Police were called to 800 block of 32nd Street on Aug. 16 after a caller reported that a man with a knife approached a group having a party in their yard. Less than a minute after seeing 26-year-old Jovany Mercado and repeatedly telling him to drop a knife in his hand, four officers fired.
The footage was played several times in the Salt Lake City offices for Robert Sykes, one of two attorneys representing the Mercado family. Sykes said the family would like to resolve the matter out of court, but they would be willing to file a complaint against the police department if needed.
“The reason we’re here publicly today is because Ogden has made it a matter of publicity when they had a press conference and addressed the matter publicly, so my clients felt the need to give their side of the story,” Sykes said.
Sykes told reporters Monday that the shooting happened at the Mercado’s home, where Jovany was living with his family. The attorney said that police gave no warning that they were going to shoot, and were all likely armed with Tasers but chose to use lethal force instead.
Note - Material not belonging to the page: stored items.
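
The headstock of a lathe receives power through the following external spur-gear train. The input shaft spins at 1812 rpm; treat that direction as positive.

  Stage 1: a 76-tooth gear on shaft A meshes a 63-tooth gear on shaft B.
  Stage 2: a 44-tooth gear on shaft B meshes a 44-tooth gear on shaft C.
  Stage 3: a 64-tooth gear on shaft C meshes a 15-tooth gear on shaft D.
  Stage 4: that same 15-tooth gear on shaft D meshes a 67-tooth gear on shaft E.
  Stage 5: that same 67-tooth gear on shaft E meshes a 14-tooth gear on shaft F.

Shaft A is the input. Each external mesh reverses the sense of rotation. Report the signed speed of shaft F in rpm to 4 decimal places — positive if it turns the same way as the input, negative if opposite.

Stage 1 [76T→63T]: ω = 1812.0000×76/63 = 2185.9048 rpm, dir flips to −; running = −2185.9048
Stage 2 [44T→44T]: ω = 2185.9048×44/44 = 2185.9048 rpm, dir flips to +; running = +2185.9048
Stage 3 [64T→15T]: ω = 2185.9048×64/15 = 9326.5270 rpm, dir flips to −; running = −9326.5270
Stage 4 [15T→67T]: ω = 9326.5270×15/67 = 2088.0284 rpm, dir flips to +; running = +2088.0284
Stage 5 [67T→14T]: ω = 2088.0284×67/14 = 9992.7075 rpm, dir flips to −; running = −9992.7075

-9992.7075 rpm (opposite to input, |ω| = 9992.7075 rpm)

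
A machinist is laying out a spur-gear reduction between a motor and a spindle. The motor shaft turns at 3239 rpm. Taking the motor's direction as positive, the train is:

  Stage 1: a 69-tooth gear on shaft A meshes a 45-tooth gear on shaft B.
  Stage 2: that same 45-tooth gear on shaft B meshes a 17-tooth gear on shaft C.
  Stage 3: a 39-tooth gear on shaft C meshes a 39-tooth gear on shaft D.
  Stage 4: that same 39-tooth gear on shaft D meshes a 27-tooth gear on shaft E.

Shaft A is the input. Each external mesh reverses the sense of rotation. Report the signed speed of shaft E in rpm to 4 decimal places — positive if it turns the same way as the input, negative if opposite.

Stage 1 [69T→45T]: ω = 3239.0000×69/45 = 4966.4667 rpm, dir flips to −; running = −4966.4667
Stage 2 [45T→17T]: ω = 4966.4667×45/17 = 13146.5294 rpm, dir flips to +; running = +13146.5294
Stage 3 [39T→39T]: ω = 13146.5294×39/39 = 13146.5294 rpm, dir flips to −; running = −13146.5294
Stage 4 [39T→27T]: ω = 13146.5294×39/27 = 18989.4314 rpm, dir flips to +; running = +18989.4314

+18989.4314 rpm (same as input, |ω| = 18989.4314 rpm)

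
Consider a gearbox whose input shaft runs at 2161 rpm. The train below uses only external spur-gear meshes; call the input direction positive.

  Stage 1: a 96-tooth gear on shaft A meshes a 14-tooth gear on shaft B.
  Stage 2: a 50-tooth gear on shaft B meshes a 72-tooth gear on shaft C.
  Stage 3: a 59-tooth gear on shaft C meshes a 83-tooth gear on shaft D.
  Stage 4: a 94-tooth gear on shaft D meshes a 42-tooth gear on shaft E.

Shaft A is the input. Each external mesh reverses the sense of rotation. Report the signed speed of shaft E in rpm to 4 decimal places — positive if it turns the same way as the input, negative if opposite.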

Sykes said he believes this is a clear case of excessive force.
“No warning, no resort to lesser force,” Sykes said. “I’m sure they all have Tasers. I haven’t had a case in 25 years were an officer hasn’t had a Taser. (There was) No attempt to deescalate.”
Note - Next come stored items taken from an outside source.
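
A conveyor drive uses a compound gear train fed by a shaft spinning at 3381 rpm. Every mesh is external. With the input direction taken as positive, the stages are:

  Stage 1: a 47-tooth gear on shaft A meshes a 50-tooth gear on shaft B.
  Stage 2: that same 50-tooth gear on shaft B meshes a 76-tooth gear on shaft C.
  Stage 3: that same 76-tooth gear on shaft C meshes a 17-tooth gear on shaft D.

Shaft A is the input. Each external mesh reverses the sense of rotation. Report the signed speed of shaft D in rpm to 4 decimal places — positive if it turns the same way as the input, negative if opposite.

Stage 1 [47T→50T]: ω = 3381.0000×47/50 = 3178.1400 rpm, dir flips to −; running = −3178.1400
Stage 2 [50T→76T]: ω = 3178.1400×50/76 = 2090.8816 rpm, dir flips to +; running = +2090.8816
Stage 3 [76T→17T]: ω = 2090.8816×76/17 = 9347.4706 rpm, dir flips to −; running = −9347.4706

-9347.4706 rpm (opposite to input, |ω| = 9347.4706 rpm)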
Sykes said that Mercado may have been non-compliant with police for several seconds, but that should not give officers the ability to shoot somebody.
“Non-compliance with an officer’s demand does not warrant a death sentence,” Sykes said.
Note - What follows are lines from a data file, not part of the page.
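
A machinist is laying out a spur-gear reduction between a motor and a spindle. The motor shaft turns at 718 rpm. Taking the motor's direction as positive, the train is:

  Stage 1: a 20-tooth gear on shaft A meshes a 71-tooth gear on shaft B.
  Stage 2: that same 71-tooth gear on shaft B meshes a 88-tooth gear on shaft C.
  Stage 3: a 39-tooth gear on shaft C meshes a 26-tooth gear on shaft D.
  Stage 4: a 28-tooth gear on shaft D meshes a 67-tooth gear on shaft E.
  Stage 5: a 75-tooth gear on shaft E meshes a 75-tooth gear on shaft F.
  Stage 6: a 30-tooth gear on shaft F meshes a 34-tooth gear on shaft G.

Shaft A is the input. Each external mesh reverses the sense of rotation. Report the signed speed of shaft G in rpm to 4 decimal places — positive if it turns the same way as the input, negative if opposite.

+90.2586 rpm (same as input, |ω| = 90.2586 rpm)

Stage 1 [20T→71T]: ω = 718.0000×20/71 = 202.2535 rpm, dir flips to −; running = −202.2535
Stage 2 [71T→88T]: ω = 202.2535×71/88 = 163.1818 rpm, dir flips to +; running = +163.1818
Stage 3 [39T→26T]: ω = 163.1818×39/26 = 244.7727 rpm, dir flips to −; running = −244.7727
Stage 4 [28T→67T]: ω = 244.7727×28/67 = 102.2931 rpm, dir flips to +; running = +102.2931
Stage 5 [75T→75T]: ω = 102.2931×75/75 = 102.2931 rpm, dir flips to −; running = −102.2931
Stage 6 [30T→34T]: ω = 102.2931×30/34 = 90.2586 rpm, dir flips to +; running = +90.2586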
Juan Mercado said that since the shooting, police have been harassing his family. He said officers have regularly been parked outside of his home, and others have slowed to a crawl as they pass by, something that has never happened in his quiet neighborhood.
“It’s non-stop,” Juan Mercado said. “Before, I would hardly ever see a peace officer.”
Mercado also said that days after the shooting, police served a warrant at their house to retrieve all the bullets fired during the shooting. Sykes went on to say that officers tried to pull a hard drive from the home that had security camera footage of the shooting. However, they were unable to remove the hard drive.
In that footage, Juan Mercado said it shows that several minutes passed before anyone tried to conduct life-saving measures on his son, who was lying bleeding and handcuffed on the ground in the meantime.
The Monday press conference comes days after Ogden Police Chief Randy Watt addressed Ogden’s City Council and defended his officer’s actions.
“No officer of mine need wait to be bashed with a rock, cut or stabbed with a knife, shot at or shot, in order to determine whether they should take action,” Watt said. “And I will support them to my grave.”
When read what Watt said to city council, Sykes called Watt’s claims that officers had no other choice in that situation as “pure, unadulterated baloney.”
“What about a Taser? What about a command, ‘stop or I’ll shoot,’” Sykes said. “We disagree with (what Watt said). That’s baloney, and you can quote me on that.”
Mercado said that one of the main issues with the department is a lack of training in these types of situations, and that the problem comes from leadership at the top.
Sykes and Juan Mercado said that they have not named a specified dollar amount in any proposed settlement, but they hope to have the matter resolved without going to court.
But more importantly, Juan Mercado doesn’t want any other family to experience the pain that his family has been through.
“I fear for the safety of my family and my safety,” Juan Mercado said.